ZTE among China’s top five patent applicants
14 July, 2018
ZTE Corp has emerged as one of the top five leading companies in terms of patent applications in China, despite the disruptions the company has faced.
According to data from the State Intellectual Property Office, China’s second largest telecom operator registered 1,028 patents in the first half of this year.
ZTE, which signed an agreement this week with the United States to lift the near three-month ban which stopped the company buying American components, ranked in the top five behind Huawei Technologies (1,775 patents), Sinopec (1.569), Oppo (1,520) and National Grid (1,242).
The number of patents in China are expected to increase as Beijing vowed to use more resources to strengthen its tech industries because of the Sino-American trade war.
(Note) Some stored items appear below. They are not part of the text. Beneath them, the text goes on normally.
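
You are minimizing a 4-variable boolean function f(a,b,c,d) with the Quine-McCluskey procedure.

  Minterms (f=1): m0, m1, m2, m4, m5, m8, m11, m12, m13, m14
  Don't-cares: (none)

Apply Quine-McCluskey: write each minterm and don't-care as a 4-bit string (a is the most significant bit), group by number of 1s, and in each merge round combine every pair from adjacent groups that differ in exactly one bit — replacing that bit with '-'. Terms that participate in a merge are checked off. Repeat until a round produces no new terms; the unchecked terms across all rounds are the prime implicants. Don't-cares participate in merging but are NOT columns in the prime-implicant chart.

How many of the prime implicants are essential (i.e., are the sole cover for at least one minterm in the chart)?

6

Round 0: 0000✓ 0001✓ 0010✓ 0100✓ 0101✓ 1000✓ 1011 1100✓ 1101✓ 1110✓
Round 1: -000✓ -100✓ -101✓ 0-00✓ 0-01✓ 00-0 000-✓ 010-✓ 1-00✓ 11-0 110-✓
Round 2: --00 -10- 0-0-
PIs = {--00, -10-, 0-0-, 00-0, 1011, 11-0}
Coverage chart:
  m0: --00,0-0-,00-0
  m1: 0-0- ←essential
  m2: 00-0 ←essential
  m4: --00,-10-,0-0-
  m5: -10-,0-0-
  m8: --00 ←essential
  m11: 1011 ←essential
  m12: --00,-10-,11-0
  m13: -10- ←essential
  m14: 11-0 ←essential
Essential: --00, -10-, 0-0-, 00-0, 1011, 11-0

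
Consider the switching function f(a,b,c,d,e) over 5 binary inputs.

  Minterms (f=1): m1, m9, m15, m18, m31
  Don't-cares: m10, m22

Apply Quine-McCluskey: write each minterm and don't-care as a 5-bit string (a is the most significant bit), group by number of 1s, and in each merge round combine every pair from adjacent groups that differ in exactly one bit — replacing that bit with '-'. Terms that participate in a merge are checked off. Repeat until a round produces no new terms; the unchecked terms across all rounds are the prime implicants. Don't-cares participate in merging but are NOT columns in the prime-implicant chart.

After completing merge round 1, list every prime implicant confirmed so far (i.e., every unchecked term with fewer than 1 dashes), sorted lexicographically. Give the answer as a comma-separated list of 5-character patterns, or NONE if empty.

01010

size-2^0 implicants → 00001(✓)  01001(✓)  01010  01111(✓)  10010(✓)  10110(✓)  11111(✓)
size-2^1 implicants → -1111  0-001  10-10
Unchecked terms (primes): -1111, 0-001, 01010, 10-10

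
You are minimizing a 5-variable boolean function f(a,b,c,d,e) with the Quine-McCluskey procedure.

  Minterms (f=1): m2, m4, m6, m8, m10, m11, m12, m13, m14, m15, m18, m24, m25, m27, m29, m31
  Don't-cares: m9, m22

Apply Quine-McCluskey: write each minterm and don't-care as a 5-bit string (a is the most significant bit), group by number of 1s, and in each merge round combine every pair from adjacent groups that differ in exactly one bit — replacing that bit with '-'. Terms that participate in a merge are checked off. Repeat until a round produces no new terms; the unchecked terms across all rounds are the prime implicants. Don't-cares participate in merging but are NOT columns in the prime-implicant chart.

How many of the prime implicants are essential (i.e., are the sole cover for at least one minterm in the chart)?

4

size-2^0 implicants → 00010(✓)  00100(✓)  00110(✓)  01000(✓)  01001(✓)  01010(✓)  01011(✓)  01100(✓)  01101(✓)  01110(✓)  01111(✓)  10010(✓)  10110(✓)  11000(✓)  11001(✓)  11011(✓)  11101(✓)  11111(✓)
size-2^1 implicants → -0010(✓)  -0110(✓)  -1000(✓)  -1001(✓)  -1011(✓)  -1101(✓)  -1111(✓)  0-010(✓)  0-100(✓)  0-110(✓)  00-10(✓)  001-0(✓)  01-00(✓)  01-01(✓)  01-10(✓)  01-11(✓)  010-0(✓)  010-1(✓)  0100-(✓)  0101-(✓)  011-0(✓)  011-1(✓)  0110-(✓)  0111-(✓)  10-10(✓)  11-01(✓)  11-11(✓)  110-1(✓)  1100-(✓)  111-1(✓)
size-2^2 implicants → -0-10  -1-01(✓)  -1-11(✓)  -10-1(✓)  -100-  -11-1(✓)  0--10  0-1-0  01--0(✓)  01--1(✓)  01-0-(✓)  01-1-(✓)  010--(✓)  011--(✓)  11--1(✓)
size-2^3 implicants → -1--1  01---
Unchecked terms (primes): -0-10, -1--1, -100-, 0--10, 0-1-0, 01---
Minterm coverage:
  m2 ⊆ -0-10,0--10
  m4 ⊆ 0-1-0 [E]
  m6 ⊆ -0-10,0--10,0-1-0
  m8 ⊆ -100-,01---
  m10 ⊆ 0--10,01---
  m11 ⊆ -1--1,01---
  m12 ⊆ 0-1-0,01---
  m13 ⊆ -1--1,01---
  m14 ⊆ 0--10,0-1-0,01---
  m15 ⊆ -1--1,01---
  m18 ⊆ -0-10 [E]
  m24 ⊆ -100- [E]
  m25 ⊆ -1--1,-100-
  m27 ⊆ -1--1 [E]
  m29 ⊆ -1--1 [E]
  m31 ⊆ -1--1 [E]
E = {-0-10, -1--1, -100-, 0-1-0}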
Bai Ming, a research fellow at the Chinese Academy of International Trade and Economic Cooperation, told Global Times that the motivation for innovation had not been strong in the past because China’s industrial development had relied on technology supplied by other countries.
However, due to the trade war, China intends to strengthen its innovation capability, Bai said. According to the China daily, A total of 751,000 applications for patents were handled in China in the first half of 2018 as strong growth in the area continued, according to the State Intellectual Property Office. The paper added that at the end of June, China had 1.47 million registered patents, the equivalent to 10.6 patents for every 10,000 people.
For the first time, China made it into the top 20 countries in the Global Innovation Index this year. Released earlier this week, the index compiled by Cornell University, Insead and the World Intellectual Property Organization, showed China ranked No. 17 in the world ahead of Canada, Australia and Norway.
China, which was No. 22 last year, was ranked behind Singapore (No. 5), South Korea (No. 12), Japan (No. 13) and Hong Kong (No. 14). There is still a long way to go before China will catch up with the major powers in innovation and technology, but the country is making headway.